Installment loans are a typical part of every adult’s life. Even if there is enough cash to go around, to pay upfront for everything you need in life, installment loans still happen. These do help to build credit but at the same time, can be detrimental to your credit score should you default on the loan. These types of loans do have interest attached to them, which varies depending on your credit score at the time of the loan being taken out.
Traditional Installment Loans
Any time that you purchase a home, vehicle or take out an equity loan, these are installment loans. Even a quick cash title loan is an installment loan. This means that based upon your credit score and your income level, a creditor can extend a loan in a specific amount of money to be paid off over time.
These payments are setup on a monthly basis and have a minimum amount due.

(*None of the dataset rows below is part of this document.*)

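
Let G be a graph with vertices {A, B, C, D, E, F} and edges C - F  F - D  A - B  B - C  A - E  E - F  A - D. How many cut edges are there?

The edges on the cycle A-B-C-F-E-A are not bridges since each lies on that cycle.
Every edge lies on some cycle, so there are no bridges.

0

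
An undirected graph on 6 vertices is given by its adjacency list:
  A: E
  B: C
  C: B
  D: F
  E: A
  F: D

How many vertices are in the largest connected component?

Starting from A we can reach A, E. That is one component of size 2.
Starting from B we can reach B, C. That is one component of size 2.
Starting from D we can reach D, F. That is one component of size 2.
The largest has 2 vertices.

2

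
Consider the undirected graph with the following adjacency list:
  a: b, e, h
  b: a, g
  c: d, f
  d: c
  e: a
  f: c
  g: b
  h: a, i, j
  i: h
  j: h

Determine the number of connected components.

Starting from c we can reach c, d, f. That is one component of size 3.
Starting from a we can reach a, b, e, g, h, i, j. That is one component of size 7.
Total: 2 components.

2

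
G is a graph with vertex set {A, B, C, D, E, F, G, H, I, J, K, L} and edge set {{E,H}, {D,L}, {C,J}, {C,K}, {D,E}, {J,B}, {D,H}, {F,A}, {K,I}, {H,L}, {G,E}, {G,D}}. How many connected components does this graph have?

3

Starting from A we can reach A, F. That is one component of size 2.
Starting from B we can reach B, C, I, J, K. That is one component of size 5.
Starting from D we can reach D, E, G, H, L. That is one component of size 5.
Total: 3 components.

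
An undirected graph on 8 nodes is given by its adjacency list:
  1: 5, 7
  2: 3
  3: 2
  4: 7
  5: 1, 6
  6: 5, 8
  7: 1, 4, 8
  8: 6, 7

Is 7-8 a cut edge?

After removing 7-8, the path 7-1-5-6-8 still connects them, so the edge is not a bridge.

No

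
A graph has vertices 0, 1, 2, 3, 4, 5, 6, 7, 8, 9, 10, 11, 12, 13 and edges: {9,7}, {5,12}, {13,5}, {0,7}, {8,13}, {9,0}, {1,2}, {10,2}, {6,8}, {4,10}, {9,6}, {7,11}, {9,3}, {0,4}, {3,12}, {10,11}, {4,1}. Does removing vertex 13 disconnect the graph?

Deleting 13 leaves 1 component (was 1) (its neighbors 5, 8 remain connected to each other), so 13 is not a cut vertex.

No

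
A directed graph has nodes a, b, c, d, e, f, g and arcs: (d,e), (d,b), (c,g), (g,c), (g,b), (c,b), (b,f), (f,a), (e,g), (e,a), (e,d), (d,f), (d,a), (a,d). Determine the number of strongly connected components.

1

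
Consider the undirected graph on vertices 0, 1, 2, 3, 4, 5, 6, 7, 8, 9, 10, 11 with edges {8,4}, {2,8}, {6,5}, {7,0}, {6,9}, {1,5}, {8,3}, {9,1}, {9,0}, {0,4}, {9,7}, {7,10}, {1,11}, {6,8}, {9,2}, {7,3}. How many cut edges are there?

2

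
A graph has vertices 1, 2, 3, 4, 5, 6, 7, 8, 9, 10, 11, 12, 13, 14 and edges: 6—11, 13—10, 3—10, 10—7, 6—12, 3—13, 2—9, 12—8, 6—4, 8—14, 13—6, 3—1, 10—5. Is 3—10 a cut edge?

After removing 3—10, the path 3-13-10 still connects them, so the edge is not a bridge.

No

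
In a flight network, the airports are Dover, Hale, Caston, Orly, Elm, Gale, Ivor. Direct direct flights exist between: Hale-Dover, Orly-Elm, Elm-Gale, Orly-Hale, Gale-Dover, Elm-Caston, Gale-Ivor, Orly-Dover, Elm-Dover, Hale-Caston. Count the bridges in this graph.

The edges on the cycle Orly-Elm-Gale-Dover-Hale-Orly are not bridges since each lies on that cycle.
But removing Gale-Ivor disconnects Gale from Ivor — this is a bridge.

1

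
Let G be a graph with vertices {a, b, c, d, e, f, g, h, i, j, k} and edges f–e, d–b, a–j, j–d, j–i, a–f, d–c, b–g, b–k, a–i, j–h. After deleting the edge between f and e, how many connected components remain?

Before removal there is 1 component.
f–e is a bridge — removing it separates f's side from e's side.
After removal: 2 components.

2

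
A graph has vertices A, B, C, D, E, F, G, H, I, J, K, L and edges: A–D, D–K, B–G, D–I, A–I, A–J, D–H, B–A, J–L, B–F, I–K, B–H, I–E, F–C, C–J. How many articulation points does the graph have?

Removing B increases the component count from 1 to 2, so B is a cut vertex.
Removing I increases the component count from 1 to 2, so I is a cut vertex.
Removing J increases the component count from 1 to 2, so J is a cut vertex.
By contrast removing H leaves 1 component; it is not a cut vertex. No other vertex is a cut vertex either.

3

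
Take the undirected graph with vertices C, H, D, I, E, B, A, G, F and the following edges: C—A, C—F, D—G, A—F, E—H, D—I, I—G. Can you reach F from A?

From A we can reach A, C, F, which includes F.

Yes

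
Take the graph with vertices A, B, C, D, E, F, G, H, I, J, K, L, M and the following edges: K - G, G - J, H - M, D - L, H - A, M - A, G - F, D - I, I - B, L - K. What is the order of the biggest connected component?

C is isolated — a component by itself.
E is isolated — a component by itself.
Starting from A we can reach A, H, M. That is one component of size 3.
Starting from B we can reach B, D, F, G, I, J, K, L. That is one component of size 8.
The largest has 8 vertices.

8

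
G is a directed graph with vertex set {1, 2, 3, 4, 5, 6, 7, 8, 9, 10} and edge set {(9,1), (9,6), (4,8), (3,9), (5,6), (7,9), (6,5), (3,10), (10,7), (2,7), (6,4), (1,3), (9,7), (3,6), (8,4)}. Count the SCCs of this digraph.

{1, 3, 7, 9, 10} are all mutually reachable — one SCC of size 5.
{4, 8} are all mutually reachable — one SCC of size 2.
{5, 6} are all mutually reachable — one SCC of size 2.
{2} is an SCC by itself.
That gives 4 strongly connected components.

4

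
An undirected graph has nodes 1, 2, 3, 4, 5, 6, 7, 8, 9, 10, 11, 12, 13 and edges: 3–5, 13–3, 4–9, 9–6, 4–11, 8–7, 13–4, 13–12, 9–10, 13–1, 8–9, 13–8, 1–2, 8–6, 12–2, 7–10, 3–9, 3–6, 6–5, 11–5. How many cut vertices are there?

Removing 13 increases the component count from 1 to 2, so 13 is a cut vertex.
By contrast removing 3 leaves 1 component; it is not a cut vertex. No other vertex is a cut vertex either.

1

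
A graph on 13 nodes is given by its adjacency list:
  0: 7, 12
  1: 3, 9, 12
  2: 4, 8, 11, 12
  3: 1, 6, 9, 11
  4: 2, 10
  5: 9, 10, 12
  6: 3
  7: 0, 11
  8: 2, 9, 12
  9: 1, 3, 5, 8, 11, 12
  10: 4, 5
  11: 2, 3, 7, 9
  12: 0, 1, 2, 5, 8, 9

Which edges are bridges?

3-6

The edges on the cycle 12-2-4-10-5-12 are not bridges since each lies on that cycle.
But removing 3-6 disconnects 3 from 6 — this is a bridge.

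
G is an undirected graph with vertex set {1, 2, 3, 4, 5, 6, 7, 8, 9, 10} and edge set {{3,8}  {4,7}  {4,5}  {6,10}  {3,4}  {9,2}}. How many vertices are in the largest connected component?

1 is isolated — a component by itself.
Starting from 2 we can reach 2, 9. That is one component of size 2.
Starting from 6 we can reach 6, 10. That is one component of size 2.
Starting from 3 we can reach 3, 4, 5, 7, 8. That is one component of size 5.
The largest has 5 vertices.

5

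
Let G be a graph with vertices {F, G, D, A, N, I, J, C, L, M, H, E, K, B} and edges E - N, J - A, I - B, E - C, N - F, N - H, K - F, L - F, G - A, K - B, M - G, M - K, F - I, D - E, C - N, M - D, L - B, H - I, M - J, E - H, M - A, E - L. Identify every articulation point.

Removing M increases the component count from 1 to 2, so M is a cut vertex.
By contrast removing G leaves 1 component; it is not a cut vertex. No other vertex is a cut vertex either.

M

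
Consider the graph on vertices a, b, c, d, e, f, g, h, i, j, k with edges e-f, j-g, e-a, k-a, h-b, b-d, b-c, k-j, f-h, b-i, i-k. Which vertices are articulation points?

Removing b increases the component count from 1 to 3, so b is a cut vertex.
Removing j increases the component count from 1 to 2, so j is a cut vertex.
Removing k increases the component count from 1 to 2, so k is a cut vertex.
By contrast removing f leaves 1 component; it is not a cut vertex. No other vertex is a cut vertex either.

b, j, k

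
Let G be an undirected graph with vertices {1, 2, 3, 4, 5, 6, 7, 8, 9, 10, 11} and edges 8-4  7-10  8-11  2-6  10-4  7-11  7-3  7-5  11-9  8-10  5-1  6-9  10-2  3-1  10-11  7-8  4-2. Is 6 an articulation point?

No

Deleting 6 leaves 1 component (was 1) (its neighbors 2, 9 remain connected to each other), so 6 is not a cut vertex.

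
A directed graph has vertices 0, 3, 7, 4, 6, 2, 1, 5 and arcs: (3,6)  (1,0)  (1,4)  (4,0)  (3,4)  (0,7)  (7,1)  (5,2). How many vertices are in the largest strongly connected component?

{0, 1, 4, 7} are all mutually reachable — one SCC of size 4.
{6} is an SCC by itself.
{3} is an SCC by itself.
{5} is an SCC by itself.
{2} is an SCC by itself.
The largest has 4 vertices.

4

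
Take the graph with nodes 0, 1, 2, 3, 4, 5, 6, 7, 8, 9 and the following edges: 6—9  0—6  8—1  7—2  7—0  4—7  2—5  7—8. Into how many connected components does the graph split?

2

3 is isolated — a component by itself.
Starting from 0 we can reach 0, 1, 2, 4, 5, 6, 7, 8, 9. That is one component of size 9.
Total: 2 components.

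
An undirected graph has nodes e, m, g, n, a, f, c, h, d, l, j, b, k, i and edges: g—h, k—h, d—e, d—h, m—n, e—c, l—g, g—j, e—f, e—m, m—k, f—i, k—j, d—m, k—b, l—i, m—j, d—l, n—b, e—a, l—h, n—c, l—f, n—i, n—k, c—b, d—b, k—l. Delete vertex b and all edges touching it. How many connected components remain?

1

With b gone, the remaining components are: {a, c, d, e, f, g, h, i, j, k, l, m, n}.
That is 1 component.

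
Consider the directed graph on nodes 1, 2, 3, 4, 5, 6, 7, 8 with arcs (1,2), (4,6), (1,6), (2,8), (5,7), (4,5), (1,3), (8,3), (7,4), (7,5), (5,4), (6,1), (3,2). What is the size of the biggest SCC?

3

{4, 5, 7} are all mutually reachable — one SCC of size 3.
{2, 3, 8} are all mutually reachable — one SCC of size 3.
{1, 6} are all mutually reachable — one SCC of size 2.
The largest has 3 vertices.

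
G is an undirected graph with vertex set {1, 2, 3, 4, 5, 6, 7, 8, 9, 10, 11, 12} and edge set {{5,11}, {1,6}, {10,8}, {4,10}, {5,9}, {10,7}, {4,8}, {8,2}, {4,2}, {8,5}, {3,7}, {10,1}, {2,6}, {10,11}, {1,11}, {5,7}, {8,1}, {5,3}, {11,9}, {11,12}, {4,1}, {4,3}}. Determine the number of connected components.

Starting from 1 we can reach 1, 2, 3, 4, 5, 6, 7, 8, 9, 10, 11, 12. That is one component of size 12.
Total: 1 component.

1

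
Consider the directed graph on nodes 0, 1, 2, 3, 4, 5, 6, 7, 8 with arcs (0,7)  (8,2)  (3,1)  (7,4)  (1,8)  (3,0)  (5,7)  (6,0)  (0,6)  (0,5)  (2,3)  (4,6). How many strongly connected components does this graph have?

2

{0, 4, 5, 6, 7} are all mutually reachable — one SCC of size 5.
{1, 2, 3, 8} are all mutually reachable — one SCC of size 4.
That gives 2 strongly connected components.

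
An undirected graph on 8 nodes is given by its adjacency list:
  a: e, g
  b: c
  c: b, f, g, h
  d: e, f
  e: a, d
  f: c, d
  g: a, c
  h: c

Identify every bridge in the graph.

The edges on the cycle g-c-f-d-e-a-g are not bridges since each lies on that cycle.
But removing c-h disconnects c from h; removing c-b disconnects c from b — these are bridges.

b-c, c-h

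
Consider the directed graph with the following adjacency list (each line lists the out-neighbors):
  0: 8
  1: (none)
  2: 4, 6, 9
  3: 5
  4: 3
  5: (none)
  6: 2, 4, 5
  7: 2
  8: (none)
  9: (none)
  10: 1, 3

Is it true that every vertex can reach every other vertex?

There is no directed path from 6 to 7, so the graph is not strongly connected.

No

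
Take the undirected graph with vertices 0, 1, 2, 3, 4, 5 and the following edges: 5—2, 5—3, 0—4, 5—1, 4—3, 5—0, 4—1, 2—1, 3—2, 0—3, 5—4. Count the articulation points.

Removing 5, for instance, still leaves 1 component. No single vertex removal increases the component count — the graph has no articulation points.

0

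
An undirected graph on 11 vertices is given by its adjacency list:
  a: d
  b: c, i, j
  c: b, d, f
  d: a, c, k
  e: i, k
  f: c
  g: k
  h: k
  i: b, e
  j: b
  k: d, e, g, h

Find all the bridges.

a-d, b-j, c-f, g-k, h-k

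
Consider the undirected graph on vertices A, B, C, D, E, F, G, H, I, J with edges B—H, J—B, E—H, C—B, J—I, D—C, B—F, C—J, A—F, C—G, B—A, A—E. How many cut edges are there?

3

The edges on the cycle C-J-B-C are not bridges since each lies on that cycle.
But removing J—I disconnects J from I; removing C—G disconnects C from G; removing D—C disconnects D from C — these are bridges.
That makes 3 bridges.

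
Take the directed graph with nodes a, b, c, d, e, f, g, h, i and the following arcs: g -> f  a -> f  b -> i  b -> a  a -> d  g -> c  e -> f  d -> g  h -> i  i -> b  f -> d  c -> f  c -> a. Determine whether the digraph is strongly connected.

No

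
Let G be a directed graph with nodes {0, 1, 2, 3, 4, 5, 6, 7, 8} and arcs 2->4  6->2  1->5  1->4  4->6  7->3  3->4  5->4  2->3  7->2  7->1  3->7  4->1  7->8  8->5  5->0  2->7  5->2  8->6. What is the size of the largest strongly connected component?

8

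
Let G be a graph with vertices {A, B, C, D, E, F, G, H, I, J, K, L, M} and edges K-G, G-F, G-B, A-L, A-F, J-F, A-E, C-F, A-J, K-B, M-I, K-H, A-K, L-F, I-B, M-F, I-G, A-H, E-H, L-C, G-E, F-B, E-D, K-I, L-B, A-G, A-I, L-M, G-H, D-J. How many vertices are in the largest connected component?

Starting from A we can reach A, B, C, D, E, F, G, H, I, J, K, L, M. That is one component of size 13.
The largest has 13 vertices.

13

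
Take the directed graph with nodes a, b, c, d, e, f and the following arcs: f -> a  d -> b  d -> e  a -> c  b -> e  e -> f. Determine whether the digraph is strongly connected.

There is no directed path from f to d, so the graph is not strongly connected.

No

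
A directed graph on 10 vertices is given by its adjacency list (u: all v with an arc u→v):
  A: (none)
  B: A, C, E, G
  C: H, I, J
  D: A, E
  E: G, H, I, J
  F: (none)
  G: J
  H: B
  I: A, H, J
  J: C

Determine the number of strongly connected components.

4

{B, C, E, G, H, I, J} are all mutually reachable — one SCC of size 7.
{A} is an SCC by itself.
{D} is an SCC by itself.
{F} is an SCC by itself.
That gives 4 strongly connected components.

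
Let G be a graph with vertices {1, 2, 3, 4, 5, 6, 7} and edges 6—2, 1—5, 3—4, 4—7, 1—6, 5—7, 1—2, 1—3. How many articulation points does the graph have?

Removing 1 increases the component count from 1 to 2, so 1 is a cut vertex.
By contrast removing 7 leaves 1 component; it is not a cut vertex. No other vertex is a cut vertex either.

1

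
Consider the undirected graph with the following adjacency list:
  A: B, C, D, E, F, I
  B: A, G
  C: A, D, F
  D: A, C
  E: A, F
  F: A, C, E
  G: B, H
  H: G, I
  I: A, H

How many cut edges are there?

0

The edges on the cycle A-I-H-G-B-A are not bridges since each lies on that cycle.
Every edge lies on some cycle, so there are no bridges.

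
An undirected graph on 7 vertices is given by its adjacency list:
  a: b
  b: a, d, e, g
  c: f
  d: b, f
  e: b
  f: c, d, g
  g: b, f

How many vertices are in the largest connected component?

Starting from a we can reach a, b, c, d, e, f, g. That is one component of size 7.
The largest has 7 vertices.

7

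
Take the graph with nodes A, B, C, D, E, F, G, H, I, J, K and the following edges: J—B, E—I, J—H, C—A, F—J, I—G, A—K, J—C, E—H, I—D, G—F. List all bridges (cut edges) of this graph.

A-C, A-K, B-J, C-J, D-I

The edges on the cycle E-I-G-F-J-H-E are not bridges since each lies on that cycle.
But removing B—J disconnects B from J; removing I—D disconnects I from D; removing J—C disconnects J from C; removing C—A disconnects C from A — these are bridges.
In total 5 edges are bridges.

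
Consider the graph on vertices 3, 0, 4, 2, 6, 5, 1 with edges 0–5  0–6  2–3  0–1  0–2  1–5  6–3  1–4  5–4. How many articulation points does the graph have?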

Paying the minimum only does help to show that regular payments are being made, but it doesn’t help speed up repayment. Consider paying more than the minimum amount due to pay down the loan faster. In terms of how many to have, a house payment and a car payment are sufficient. Some consumers can handle an equity loan, mortgage and vehicle payment.
Revolving Credit Installment Loans
Revolving credit is another name for a credit card. These are a type of installment loan that gets consumers into a lot of trouble. In regards to this type of installment loan, one, perhaps two is beyond sufficient. The more plastic you have in your wallet, the more debt you accumulate. This type of credit replenishes itself as long as you are able to continue paying on the cards, there really are no limits on the number of credit cards that you can have. It is important to not cross your own financial thresholds.
Installment loans are created in a variety of ways. The more you have, the thinner your household budget gets. Keep installment loans to a minimum where possible, outside of the necessary mortgage and car payment loan types. Living outside of your means is a recipe for financial disaster. It is up to you to be keeping track of what payments are going out and what each totals. Paying on time or early is a must. Only borrow what you can comfortably pay back is the general rule.